Hace una semana se presentó la “Encuesta Nacional de Victimización y Percepción sobre la Seguridad Pública 2018” donde se identificó que 35.6% de los hogares del país tuvieron al menos una víctima de delito. Los estados de Zacatecas (30.3%), Tabasco (25.5%), Puebla (24.8%) y Ciudad de México (19.6%) tuvieron incrementos significativos con respecto del 2016. Y a nivel nacional, las pérdidas para las familias ascendieron a $89.1 millones de pesos, mientras que el gasto en medidas preventivas alcanzó los $210.5 millones de pesos.
La omisión de las autoridades nos está ahogando. ¿Podría considerarse su falta de acción como una medida para que los ciudadanos pidamos auxilio a costa de lo que sea? De los delitos denunciados, el 55.9% no tuvieron solución. La cifra negra (los delitos cometidos en los cuales no hubo denuncia o no se inició averiguación previa) ronda el 93%; es decir, en México se denuncia cerca del 7% de los delitos y de estos se resuelve menos de la mitad.

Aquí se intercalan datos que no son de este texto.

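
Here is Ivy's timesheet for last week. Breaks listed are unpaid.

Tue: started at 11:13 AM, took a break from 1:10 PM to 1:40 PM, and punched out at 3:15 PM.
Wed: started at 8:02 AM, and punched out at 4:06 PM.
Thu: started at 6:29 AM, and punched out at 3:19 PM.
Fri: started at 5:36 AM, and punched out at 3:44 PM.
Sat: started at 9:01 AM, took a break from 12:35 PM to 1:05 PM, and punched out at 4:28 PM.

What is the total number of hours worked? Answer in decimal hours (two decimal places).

37.52 hours

Tue: 11:13 AM–3:15 PM = 4 h 2 min; less 30 min break → 3 h 32 min
Wed: 8:02 AM–4:06 PM = 8 h 4 min
Thu: 6:29 AM–3:19 PM = 8 h 50 min
Fri: 5:36 AM–3:44 PM = 10 h 8 min
Sat: 9:01 AM–4:28 PM = 7 h 27 min; less 30 min break → 6 h 57 min
Total: 3 h 32 min + 8 h 4 min + 8 h 50 min + 10 h 8 min + 6 h 57 min = 37 h 31 min.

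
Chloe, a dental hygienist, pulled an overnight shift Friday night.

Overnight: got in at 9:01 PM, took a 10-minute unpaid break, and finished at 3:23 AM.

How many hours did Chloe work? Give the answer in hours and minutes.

6 h 12 min

Overnight: 9:01 PM → midnight = 2 h 59 min; midnight → 3:23 AM = 3 h 23 min; span 6 h 22 min; less 10 min break → 6 h 12 min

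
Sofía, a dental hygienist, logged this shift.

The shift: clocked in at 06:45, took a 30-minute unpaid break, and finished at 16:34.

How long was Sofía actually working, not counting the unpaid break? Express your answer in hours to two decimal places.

9.32 hours

The shift: 06:45–16:34 = 9 h 49 min; less 30 min break → 9 h 19 min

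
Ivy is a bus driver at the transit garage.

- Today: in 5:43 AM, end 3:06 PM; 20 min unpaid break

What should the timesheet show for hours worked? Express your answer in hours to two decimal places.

9.05 hours

Today: 5:43 AM–3:06 PM = 9 h 23 min; less 20 min break → 9 h 3 min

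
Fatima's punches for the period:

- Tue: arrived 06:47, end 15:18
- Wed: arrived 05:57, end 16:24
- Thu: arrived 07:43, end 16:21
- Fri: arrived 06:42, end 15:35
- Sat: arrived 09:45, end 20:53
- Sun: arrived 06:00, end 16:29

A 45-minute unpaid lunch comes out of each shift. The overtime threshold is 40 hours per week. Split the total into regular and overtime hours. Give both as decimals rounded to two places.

Tue: 06:47–15:18 = 8 h 31 min; less 45 min break → 7 h 46 min
Wed: 05:57–16:24 = 10 h 27 min; less 45 min break → 9 h 42 min
Thu: 07:43–16:21 = 8 h 38 min; less 45 min break → 7 h 53 min
Fri: 06:42–15:35 = 8 h 53 min; less 45 min break → 8 h 8 min
Sat: 09:45–20:53 = 11 h 8 min; less 45 min break → 10 h 23 min
Sun: 06:00–16:29 = 10 h 29 min; less 45 min break → 9 h 44 min
Total worked: 53 h 36 min = 53.60 h.
Threshold 40 h → overtime 13 h 36 min, regular 40 h 0 min.

Regular 40.00 hours, overtime 13.60 hours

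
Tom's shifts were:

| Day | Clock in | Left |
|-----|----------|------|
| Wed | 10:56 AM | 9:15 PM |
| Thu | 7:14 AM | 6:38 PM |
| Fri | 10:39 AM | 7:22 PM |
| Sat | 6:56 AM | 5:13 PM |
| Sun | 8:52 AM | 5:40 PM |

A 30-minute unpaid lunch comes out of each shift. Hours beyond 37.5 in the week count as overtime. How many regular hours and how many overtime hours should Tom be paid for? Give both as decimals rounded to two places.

Wed: 10:56 AM–9:15 PM = 10 h 19 min; less 30 min break → 9 h 49 min
Thu: 7:14 AM–6:38 PM = 11 h 24 min; less 30 min break → 10 h 54 min
Fri: 10:39 AM–7:22 PM = 8 h 43 min; less 30 min break → 8 h 13 min
Sat: 6:56 AM–5:13 PM = 10 h 17 min; less 30 min break → 9 h 47 min
Sun: 8:52 AM–5:40 PM = 8 h 48 min; less 30 min break → 8 h 18 min
Total worked: 47 h 1 min = 47.02 h.
Threshold 37.5 h → overtime 9 h 31 min, regular 37 h 30 min.

Regular 37.50 hours, overtime 9.52 hours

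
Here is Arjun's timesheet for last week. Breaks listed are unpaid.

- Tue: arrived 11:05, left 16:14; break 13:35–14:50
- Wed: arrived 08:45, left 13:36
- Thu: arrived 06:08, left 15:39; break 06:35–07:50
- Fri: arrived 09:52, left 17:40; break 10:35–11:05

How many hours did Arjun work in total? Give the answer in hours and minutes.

24 h 19 min

Tue: 11:05–16:14 = 5 h 9 min; less 75 min break → 3 h 54 min
Wed: 08:45–13:36 = 4 h 51 min
Thu: 06:08–15:39 = 9 h 31 min; less 75 min break → 8 h 16 min
Fri: 09:52–17:40 = 7 h 48 min; less 30 min break → 7 h 18 min
Total: 3 h 54 min + 4 h 51 min + 8 h 16 min + 7 h 18 min = 24 h 19 min.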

La Ley de Seguridad Interior aprobada en diciembre pasado permanece como un riesgo latente para todos. La indefensión en la que nos han obligado a vivir, la hace tentadora: ¡Seguridad a cualquier precio! El clamor de muchos sectores de nuestra sociedad legitima su aplicación y la hace atractiva ante la opinión pública. No obstante, el reto es ver más allá. Debemos exigir que el Estado cumpla con su misión de cuidado tanto de la integridad, como del patrimonio de las familias y la respuesta no la encontraremos en la actuación sin límites de la autoridad.
La decisión permanece en manos de los ministros de la Suprema Corte de Justicia de la Nación y nuestra labor reside en hacer oír nuestra voz y exigir esa seguridad que nos han arrebatado, pero no a costa de nuestra integridad. Sólo mediante la presión social lograremos que se escuche nuestra voz, por nuestros familiares y nosotros mismos, no decidas callar.